In the current project, Gleeson proposes to generate cell-based preclinical models to assess potential effectiveness of antisense oligonucleotides (ASOs) to treat certain genetic forms of ASD. Their rationale is that severe ASD is often due to de novo mutations in brain-expressed genes and that many of these mutations lead to gene hyperactivation. Gleeson’s team has profiled all known human mutations and determined which could be approached therapeutically with an ASO2. By modulating the expression of these genes, they will test the degree to which ASOs that specifically target particular ASD mutations can show correction of the underlying transcriptional alteration and cell biological changes. These experiments will be performed both in neurons derived from induced pluripotent stem cells (iPSCs) from affected individuals as well as neurons derived from control iPSCs in which the patient mutation has been introduced.

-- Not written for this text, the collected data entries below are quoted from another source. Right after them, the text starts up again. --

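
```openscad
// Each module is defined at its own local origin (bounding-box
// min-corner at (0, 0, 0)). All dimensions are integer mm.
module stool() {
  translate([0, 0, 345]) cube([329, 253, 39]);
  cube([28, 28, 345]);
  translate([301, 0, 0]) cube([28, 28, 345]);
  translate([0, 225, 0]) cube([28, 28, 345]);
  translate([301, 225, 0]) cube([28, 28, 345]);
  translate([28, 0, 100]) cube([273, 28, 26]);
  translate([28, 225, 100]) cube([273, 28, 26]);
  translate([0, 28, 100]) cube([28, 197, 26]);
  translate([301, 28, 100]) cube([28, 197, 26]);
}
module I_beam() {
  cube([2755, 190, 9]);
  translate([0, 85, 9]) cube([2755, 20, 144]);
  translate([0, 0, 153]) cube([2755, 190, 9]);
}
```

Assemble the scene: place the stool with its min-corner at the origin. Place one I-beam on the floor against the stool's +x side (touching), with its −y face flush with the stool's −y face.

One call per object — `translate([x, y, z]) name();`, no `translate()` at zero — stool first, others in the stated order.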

This work is coordinated with the non-profit n-Lorem Foundation — which has agreed to generate ASOs as drugs and provide them to patients for free — as well as with latter and treating physicians. If the ASOs that the Gleeson lab develops can be proven safe and effective, they will be proposed to the Food and Drug Administration (FDA) as new medications to treat certain forms of ASD. The work proposed in this application is thus limited to preclinical assessment, but it has the potential to translate into novel therapeutics for ASD.